Pelaksanaan keseluruhan rangkaian thirumanam terdiri dari: (a) upacara melamar yang
disebut niscchayam; (b) upacara tunangan yaitu parisam; (c) upacara perkawinan (thirumanam).
Pada upacara niscchayam, sebelum upacara melamar, wakil dari laki-laki akan mendatangi pihak
perempuan untuk menanyakan apakah bersedia memberikan anak gadisnya untuk dijadikan
menantu. Jikalau pihak perempuan setuju, maka tahapan berikutnya pihak laki-laki akan datang
ke kediaman pihak perempuan untuk membicarakan masalah-masalah selanjutnya, seperti kapan
pelaksanaan upacara akan diadakan, apa persiapan kearah sana, siapa saja yang mengelolanya, dan
lain-lain.

d. Upacara Kematian
Rangkaian upacara terakhir yang dilakukan pada setiap individu yang telah meninggal dunia
ialah upacara kematian. Sesuai dengan ajaran agama Hindu yang dianut etnik Tamil, sebenarnya
di dalam badan manusia terdapat roh yang disebut dengan atma. Roh ini akan tetap kekal dan
kembali kepada Tuhan Yang Maha Esa dan tinggallah jasad atau badan yang sudah tidak memiliki
atma. Karena selama hidup telah banyak melakukan pengorbanan maka keluarga yang
ditinggalkan merasa sangat perlu menghormati mereka
yang telah meninggal. Pada umumnya ada dua upacara yang dilakukan apabila seseorang
telah meninggal dunia. Pertama dibakar dan kedua adalah dikebumikan. Hal ini dilakukan atas
permintaan mereka yang telah meninggal pada masa hidupnya. Dalam realitas sosialnya, yang
lazim dilakukan adalah dibakar, karena etnik Tamil meyakini badan manusia terbentuk dari 5
unsur alam yaitu api, air, udara, tanah, gas sehingga apabila dibakar maka akan mempercepat
proses kembalinya jiwa mereka kepada unsur-unsur tersebut.
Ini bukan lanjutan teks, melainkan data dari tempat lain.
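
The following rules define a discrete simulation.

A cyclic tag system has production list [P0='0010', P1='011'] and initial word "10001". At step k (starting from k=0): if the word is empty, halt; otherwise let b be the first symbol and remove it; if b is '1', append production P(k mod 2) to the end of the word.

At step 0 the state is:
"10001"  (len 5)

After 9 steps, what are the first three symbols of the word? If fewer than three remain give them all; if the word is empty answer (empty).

t=0: "10001"  (len 5)
t=1: "00010010"  (len 8)
t=2: "0010010"  (len 7)
t=3: "010010"  (len 6)
t=4: "10010"  (len 5)
t=5: "00100010"  (len 8)
t=6: "0100010"  (len 7)
t=7: "100010"  (len 6)
t=8: "00010011"  (len 8)
t=9: "0010011"  (len 7)

001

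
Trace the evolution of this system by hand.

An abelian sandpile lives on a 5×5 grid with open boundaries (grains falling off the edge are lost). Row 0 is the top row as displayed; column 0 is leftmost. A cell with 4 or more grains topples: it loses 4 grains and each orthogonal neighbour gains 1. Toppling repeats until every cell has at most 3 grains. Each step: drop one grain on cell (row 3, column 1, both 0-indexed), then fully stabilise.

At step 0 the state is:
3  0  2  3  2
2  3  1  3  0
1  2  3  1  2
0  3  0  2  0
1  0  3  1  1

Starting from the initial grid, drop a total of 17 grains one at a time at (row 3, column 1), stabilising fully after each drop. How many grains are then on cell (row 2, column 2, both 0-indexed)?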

3. Akulturasi Suku Tamil di Indonesia


3.1 Latar Belakang Terjadinya Akulturasi Kebudayaan Suku Tamil
Akulturasi budaya suku tamil di Indonesia khususnya di Sumatera Utara dapat terjadi karena
adanya keterbukaan suatu komunitas masyarakat di Sumatera Utara, yang dimana masyarakat
Sumatera Utara menerima kedatangan suku tamil dengan baik. Hal ini menyebabkan kebudayaan
yang mereka miliki akan terpengaruh dengan kebudayaan suku tamil secara langsung maupun
tidak langsung. Selain keterbukaan masyarakatnya, akulturasi budaya bisa juga terjadi karena
adanya interaksi antara masyarakat suku tamil dengan masyarakat yang sudah menetap di
Sumatera Utara sebelumnya. Interaksi ini dapat terjadi pada salah satunya yaitu proses jual beli
yang dilakukan di pasar, mengingat suku tamil ini datang ke Indonesia memilik tujuan utama untuk
berdagang. Contohnya ada orang-orang Tamil di dataran Tinggi Tanah Karo yang menjadi nenek
moyang dari marga Sembiring seperti Maha, Meliala, rahmana, dan depari, Sinulingga. Dari segi
fisik, kelompok dari marga-marga tersebut memiliki persamaan ciri dengan orang-orang Tamil.
Hal ini karena akulturasi budaya melalui perkawinan campuran suku.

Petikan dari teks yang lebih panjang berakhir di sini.